Aton widersprach nicht, obwohl ihm der Gedanke, mit Petach zu gehen, alles andere als behagte. Bisher hatte er jedesmal, wenn er das tat, eine böse Überraschung erlebt, und eine war schlimmer als die andere gewesen. Aber sie mußten zum Staudamm, um seine Eltern und die anderen dort zu warnen, und die Strecke dorthin wäre auch ohne den Umweg, den sie gegen ihren Willen gemacht hatten, lang genug gewesen.

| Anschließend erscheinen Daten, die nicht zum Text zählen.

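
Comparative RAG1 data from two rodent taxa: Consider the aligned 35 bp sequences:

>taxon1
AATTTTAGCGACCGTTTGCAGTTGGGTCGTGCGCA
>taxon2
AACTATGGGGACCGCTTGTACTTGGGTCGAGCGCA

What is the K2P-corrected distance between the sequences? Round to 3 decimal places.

0.275

Of 35 sites, 4 differences are transitions and 4 are transversions, so P = 4/35 ≈ 0.114286 and Q = 4/35 ≈ 0.114286.
Under the Kimura two-parameter model, d = −½ ln(1 − 2P − Q) − ¼ ln(1 − 2Q).
1 − 2P − Q = 0.657142, giving −½ ln(0.657142) = 0.209928.
1 − 2Q = 0.771428, giving −¼ ln(0.771428) = 0.064878.
d = 0.209928 + 0.064878 = 0.274806.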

Er sprach den Gedanken laut aus, doch Petach schüttelte den Kopf.

»Dieser Ort ist im Moment der letzte, an den du dich wünschen solltest«, sagte er. »Es würde deinen sicheren Tod bedeuten, wärest du auch nur in der Nähe, wenn Echnatons Krieger erwachen.«

»Warum, zum Teufel, haben Sie ihn dann überhaupt hierhergebracht?« fragte Sascha scharf. »Hätten Sie ihn zu Hause gelassen, wäre er sicher gewesen.«

»Nein«, antwortete Petach ruhig. »Zeit und Raum bedeuten für sie nicht dasselbe wie für uns. Aber es gibt Plätze, an denen ihre Macht nichts ausrichten kann. Und an einen solchen werde ich euch bringen.«

»Wer sagt Ihnen, daß wir das wollen?« fragte Sascha.

Petach blinzelte. »Ich verstehe Ihre Feindseligkeit nicht«, sagte er und sprach damit das aus, was Aton genau in diesem Moment dachte. »Ich bin hier, um Aton zu beschützen - ebenso wie Sie.«

»Dessen bin ich mir mittlerweile gar nicht mehr so sicher«, murmelte Sascha. Die Worte galten nicht Petach, aber er hörte sie trotzdem, und die Trauer auf seinem Gesicht wurde größer.